We all have our low moments. Those moments where you can't even pretend to be that even keeled mother who reacts exactly like a parenting book says you should. The moment when you just lose it.
I had one a few weeks ago. It was a big one. The girls still talk about it, in hushed voices and warnings against any future behavior.
I exploded. I yelled. I shamed. I exaggerated the long term impact. I gave them the silent treatment while they cried. No, I didn't get physical, but I doled out plenty of emotional attacks, the kind that you are NEVER supposed to do.
And then, when I calmed down, I felt horribly guilty. I still feel pretty guilty. I feel a little justified in getting upset (you'll see why in a minute), but I still can't forgive my own explosion.
It's a few weeks ago. That morning Reagan was at school, and Madison and I did our schoolwork at Starbucks. It still felt like summer and Starbucks had their mini Frappucinos on some sort of special. Either you got bonus stars, or they were on sale, or something, and I decided to treat Madison to one after she finished her work. We went through the non-coffee options and she decided on some sort of chocolate concoction. Since we got it on the way out, she put it in her cupholder.
Lunch, Reagan pick up, and off to Kohl's to get some fall clothes on sale. En route, I asked Madison if she'd finished the drink, and she said she had. Whenever we arrive at any store, I ask the girls to gather up any trash from the backseat and throw it away. On this particular trip, Madison had a small bag with trash, and I assumed the finished drink was in there. I didn't look.
We got back into the car after a successful shopping trip where I bought clothes for the girls and nothing for me. The girls climbed into their seats as I loaded the bags into the trunk. Then I heard a fateful "uh oh".
What did "uh oh" mean?
Well, Reagan was thirsty. Maybe. She was whiny, and that sometimes comes out as thirsty or snacky. So Madison, being a kind sister, took the melted, separated, nearly full Frappucino, which was very much unfinished and still in the car and tried to pass it over.
And Reagan dropped it.
The lidded, dark chocolatey drink hit the middle seat between them, the top popped off, and a chocolate volcano exploded in my backseat. It didn't just spill. It didn't just get on the seat.
The girls were covered. The car seats were covered. Everything in the backseat was covered. The doors, the floor, the ceiling. Covered.
Covered in a milk based, chocolate drink. In summer.

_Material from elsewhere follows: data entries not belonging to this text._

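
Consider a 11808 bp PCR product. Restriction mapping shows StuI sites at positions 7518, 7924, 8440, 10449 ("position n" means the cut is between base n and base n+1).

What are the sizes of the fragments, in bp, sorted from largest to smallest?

Linear molecule, 4 cuts → 5 fragments:
  7518 − 0 = 7518 bp
  7924 − 7518 = 406 bp
  8440 − 7924 = 516 bp
  10449 − 8440 = 2009 bp
  11808 − 10449 = 1359 bp
Sorted largest to smallest: 7518, 2009, 1359, 516, 406 bp.

7518, 2009, 1359, 516, 406 bp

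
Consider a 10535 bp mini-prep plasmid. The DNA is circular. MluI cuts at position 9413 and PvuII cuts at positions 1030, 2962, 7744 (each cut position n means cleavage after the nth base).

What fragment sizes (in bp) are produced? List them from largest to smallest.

4782, 2152, 1932, 1669 bp

Combined cut positions (sorted): 1030, 2962, 7744, 9413.
Circular molecule, 4 cuts → 4 fragments:
  2962 − 1030 = 1932 bp
  7744 − 2962 = 4782 bp
  9413 − 7744 = 1669 bp
  wrap: 10535 − 9413 + 1030 = 2152 bp
Sorted largest to smallest: 4782, 2152, 1932, 1669 bp.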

I lost it so badly. I am generally not a yeller, but I yelled. A lot. I yelled at them for being careless. For taking my beautifully clean, literally, vacuumed that morning car and turning it back into disgusting mess. They had no pride in other people's work, or in my things. I yelled at Reagan for spilling. I yelled at Madison for having me spend money on a drink that she had no intention of drinking, and for lying to me about it.

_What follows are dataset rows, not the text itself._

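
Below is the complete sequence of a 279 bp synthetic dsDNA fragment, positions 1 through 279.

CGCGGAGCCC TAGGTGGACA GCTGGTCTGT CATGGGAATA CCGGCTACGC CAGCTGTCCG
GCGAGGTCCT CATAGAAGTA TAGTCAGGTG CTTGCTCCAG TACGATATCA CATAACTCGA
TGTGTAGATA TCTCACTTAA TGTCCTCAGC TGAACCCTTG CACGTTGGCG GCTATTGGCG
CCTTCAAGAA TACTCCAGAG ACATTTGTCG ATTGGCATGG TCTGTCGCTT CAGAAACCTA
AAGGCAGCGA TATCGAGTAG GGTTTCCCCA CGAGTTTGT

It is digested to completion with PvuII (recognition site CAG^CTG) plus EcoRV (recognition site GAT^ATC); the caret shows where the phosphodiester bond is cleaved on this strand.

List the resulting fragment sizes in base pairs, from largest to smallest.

PvuII sites (CAGCTG) start at positions 19, 51, 147.
PvuII cuts after base 3 of each site, so after positions 21, 53, 149.
EcoRV sites (GATATC) start at positions 104, 127, 249.
EcoRV cuts after base 3 of each site, so after positions 106, 129, 251.
Combined cut positions: 21, 53, 106, 129, 149, 251.
Linear molecule, 6 cuts → 7 fragments:
  1–21 → 21 bp
  22–53 → 32 bp
  54–106 → 53 bp
  107–129 → 23 bp
  130–149 → 20 bp
  150–251 → 102 bp
  252–279 → 28 bp
Sorted largest to smallest: 102, 53, 32, 28, 23, 21, 20 bp.

102, 53, 32, 28, 23, 21, 20 bp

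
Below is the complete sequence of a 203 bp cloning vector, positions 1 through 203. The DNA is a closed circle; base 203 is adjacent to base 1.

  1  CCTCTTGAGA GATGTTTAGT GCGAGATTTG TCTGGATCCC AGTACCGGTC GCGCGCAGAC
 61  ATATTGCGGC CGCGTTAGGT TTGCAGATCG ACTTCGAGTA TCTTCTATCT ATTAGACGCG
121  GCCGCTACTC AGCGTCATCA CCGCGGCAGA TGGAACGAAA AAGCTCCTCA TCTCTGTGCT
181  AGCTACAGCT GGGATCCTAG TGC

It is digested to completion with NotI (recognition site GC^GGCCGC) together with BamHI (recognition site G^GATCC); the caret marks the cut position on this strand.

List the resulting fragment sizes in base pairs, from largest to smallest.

NotI sites (GCGGCCGC) start at positions 66, 118.
NotI cuts after base 2 of each site, so after positions 67, 119.
BamHI sites (GGATCC) start at positions 34, 192.
BamHI cuts after the first base of each site, so after positions 34, 192.
Combined cut positions: 34, 67, 119, 192.
Circular molecule, 4 cuts → 4 fragments:
  35–67 → 33 bp
  68–119 → 52 bp
  120–192 → 73 bp
  193–203 then 1–34 → 11 + 34 = 45 bp
Sorted largest to smallest: 73, 52, 45, 33 bp.

73, 52, 45, 33 bp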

I yelled about the time it would take to clean up. I yelled about how I'd just spend MORE money on them. I threatened not to bring Madison to dance, now that I'd need to spend MORE time cleaning up. I was sarcastic. I was mean. It was not pretty.
I mopped up the worst of it and we drove home with a combination of electric silence (me) and quiet tears (them). I had them put their stained clothes to soak as I tried to get more thorough. I fumed and seethed as I wondered how one even goes about cleaning a car ceiling.
And then the guilt set in. And regret was quick to follow. It was an accident. A messy one, but an accident.
So now what? How do I fix my tantrum? How do I take back those mean, sarcastic, biting comments? That atmosphere of anger and fear we'd driven home in?
What did I really want the girls to take from this?
We sat down. I calmly told them I'd lost my temper. I told them why I'd lost my temper - that I was frustrated by messes. And then I apologized for how I reacted. I told them that when people get upset, we don't always think smartly about how to use our words. We make bad choices. And we can't take those words back, but we can own up to those words. We can apologize, acknowledge that we didn't react smartly, and go about setting things right.
They helped me clean up the car. And we made a new rule about what drinks are and aren't allowed.
Unrealistic to think that Mommy meltdowns won't happen, but like that car ceiling, they can be cleaned up later.